Prostatakrebsfrüherkennung

In Deutschland erkranken über 60.000 Männer im Jahr an Prostatakrebs. Die Wahrscheinlichkeit, den Krebs mittels Digitaler Rektaler Untersuchung im Frühstadium zu entdecken, liegt bei ca. 25 %. Die Wahrscheinlichkeit der rechtzeitigen Tumorentdeckung durch eine endorektale Ultraschalluntersuchung beläuft sich auf ca. 54 %. Der Aussagewert eines positiven PSA-Wertes im Screening ist äußerst fehlerbehaftet. Der multiparametrische Ansatz der Prostata – MRT 3.0T (ohne Endorektalspule) besteht aus räumlich hochauflösenden Sequenzen in 3 verschiedenen Ebenen, diffusionsgewichteter Bildgebung zur Darstellung der Molekularbewegung und einer dynamischen Kontrastmittelstudie. Die Kombination dieser Parameter erlaubt eine diagnostische Sicherheit von über 90%.

Die MRT der Prostata ist sinnvoll für alle Männer,

  • bei denen eine Prostata-Biopsie geplant ist. Eine Gewebeentnahme aus der Prostata zu diagnostischen Zwecken stellt nicht nur einen risikobehafteten Eingriff dar, sondern die Biopsie ist in ihrer Aussagekraft nicht immer zuverlässig: > 30% der vorhandenen Prostatakarzinome werden trotz großzügiger Gewebeentnahme nicht entdeckt.
  • die das 50ste Lebensjahr überschritten haben. Regelmäßige Untersuchungen der Prostata nach neuesten medizinisch-technischen Standards in Kooperation mit Urologen erlauben die Diagnostik im Frühstadium.
  • in deren Familien Prostatakrebs-Erkrankungen vorkommen (familiäre Disposition).

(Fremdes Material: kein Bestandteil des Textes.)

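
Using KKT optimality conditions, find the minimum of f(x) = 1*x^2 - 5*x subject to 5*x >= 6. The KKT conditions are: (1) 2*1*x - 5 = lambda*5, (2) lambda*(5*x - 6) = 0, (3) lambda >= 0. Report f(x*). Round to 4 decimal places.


Step 1: Try lambda = 0 (constraint inactive).
Stationarity: 2*1*x - 5 = 0
x* = 5/(2*1) = 2.5
Check constraint: 5*2.5 = 12.5 >= 6 -- satisfied.
Step 2: Compute optimal value.
f(x*) = 1*2.5^2 - 5*2.5 = -6.25


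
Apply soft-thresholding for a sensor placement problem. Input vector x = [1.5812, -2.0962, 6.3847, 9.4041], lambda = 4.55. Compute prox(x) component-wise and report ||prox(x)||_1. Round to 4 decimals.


Soft-thresholding with lambda = 4.55:
prox(1.5812) = sign(1.5812)*max(|1.5812| - 4.55, 0) = 0.0
prox(-2.0962) = sign(-2.0962)*max(|-2.0962| - 4.55, 0) = 0.0
prox(6.3847) = sign(6.3847)*max(|6.3847| - 4.55, 0) = 1.8347
prox(9.4041) = sign(9.4041)*max(|9.4041| - 4.55, 0) = 4.8541
prox(x) = [0.0, 0.0, 1.8347, 4.8541]
||prox(x)||_1 = 0.0 + 0.0 + 1.8347 + 4.8541 = 6.6888


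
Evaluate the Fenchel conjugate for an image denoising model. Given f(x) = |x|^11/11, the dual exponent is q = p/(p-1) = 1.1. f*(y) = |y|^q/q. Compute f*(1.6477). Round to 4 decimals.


The conjugate exponent q satisfies 1/p + 1/q = 1.
p = 11, so q = 11/(11 - 1) = 1.1
|y|^q = 1.6477^1.1 = 1.7321
f*(1.6477) = 1.7321 / 1.1 = 1.5746


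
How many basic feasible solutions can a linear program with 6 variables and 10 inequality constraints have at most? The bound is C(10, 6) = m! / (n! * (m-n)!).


Each vertex corresponds to some choice of n active constraints out of m, so the number of vertices is at most C(m, n) = m! / (n!(m-n)!).
m = 10, n = 6
Numerator: 10 * 9 * 8 * 7 * 6 * 5
Denominator: 6! = 720
C(10, 6) = 210


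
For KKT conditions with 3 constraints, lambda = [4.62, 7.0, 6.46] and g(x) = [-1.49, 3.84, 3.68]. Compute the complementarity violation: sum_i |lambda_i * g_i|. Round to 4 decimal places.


KKT complementary slackness check:
lambda_1 * g_1 = 4.62 * -1.49 = -6.8838
lambda_2 * g_2 = 7.0 * 3.84 = 26.88
lambda_3 * g_3 = 6.46 * 3.68 = 23.7728
Total violation = 6.8838 + 26.88 + 23.7728 = 57.5366


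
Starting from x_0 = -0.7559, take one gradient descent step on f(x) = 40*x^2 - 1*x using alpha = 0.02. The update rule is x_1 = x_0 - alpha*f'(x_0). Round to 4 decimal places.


We compute the gradient at x_0 and apply the update.
f'(x) = 80*x - 1
f'(-0.7559) = 80*-0.7559 - 1 = -61.472
x_1 = -0.7559 - 0.02*-61.472 = 0.4735


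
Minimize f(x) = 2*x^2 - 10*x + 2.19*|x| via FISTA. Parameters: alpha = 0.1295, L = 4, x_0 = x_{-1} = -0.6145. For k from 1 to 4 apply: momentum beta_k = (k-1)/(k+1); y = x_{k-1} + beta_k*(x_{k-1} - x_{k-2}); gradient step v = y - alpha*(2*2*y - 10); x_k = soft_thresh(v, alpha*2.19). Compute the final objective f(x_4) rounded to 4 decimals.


FISTA on f(x) = 2*x^2 - 10*x + 2.19*|x|
L = 4, alpha = 0.1295
Iteration 1: beta = 0.0, y = -0.6145 + 0.0*(-0.6145 + 0.6145) = -0.6145
  grad(y) = -12.458, v = y - alpha*grad = 0.9988
  prox(v) = soft_thresh(0.9988, 0.2836) = 0.7152
Iteration 2: beta = 0.3333, y = 0.7152 + 0.3333*(0.7152 + 0.6145) = 1.1584
  grad(y) = -5.3662, v = y - alpha*grad = 1.8534
  prox(v) = soft_thresh(1.8534, 0.2836) = 1.5698
Iteration 3: beta = 0.5, y = 1.5698 + 0.5*(1.5698 - 0.7152) = 1.997
  grad(y) = -2.0118, v = y - alpha*grad = 2.2576
  prox(v) = soft_thresh(2.2576, 0.2836) = 1.974
Iteration 4: beta = 0.6, y = 1.974 + 0.6*(1.974 - 1.5698) = 2.2165
  grad(y) = -1.134, v = y - alpha*grad = 2.3633
  prox(v) = soft_thresh(2.3633, 0.2836) = 2.0797
f(x_4) = 2*2.0797^2 - 10*2.0797 + 2.19*|2.0797| = -7.5921


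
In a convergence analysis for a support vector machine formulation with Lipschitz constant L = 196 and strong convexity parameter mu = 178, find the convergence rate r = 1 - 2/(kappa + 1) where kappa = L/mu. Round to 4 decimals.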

Was ist das Besondere an der Prostata – Früherkennung?

Maximale Diagnosesicherheit:

Unser 3-Tesla-Kernspintomograph verbindet die Vorteile hoher Sensitivität der morphologischen Darstellung mit der hohen diffusionsgewichteten Bildgebung und Kontrastmittelkinetik.

Eindeutige Lokalisierung:

Die präzisen Bilder, die die MRT liefert, erlauben eine exakte Lokalisation von Tumoren ab einer Größe von ca. 2 Millimetern. So kann eine anschließende Gewebeentnahme zur histologischen Sicherung des Befundes erfolgen.

Schmerzfreie Diagnostik:

Durch Anwendung eines 3.0 T MRT kann der Einsatz einer Endorektalspule zur Prostatauntersuchung entfallen. Somit gestaltet sich die Untersuchung in unserem Gerät sehr viel angenehmer als mit der Enddarmsonde.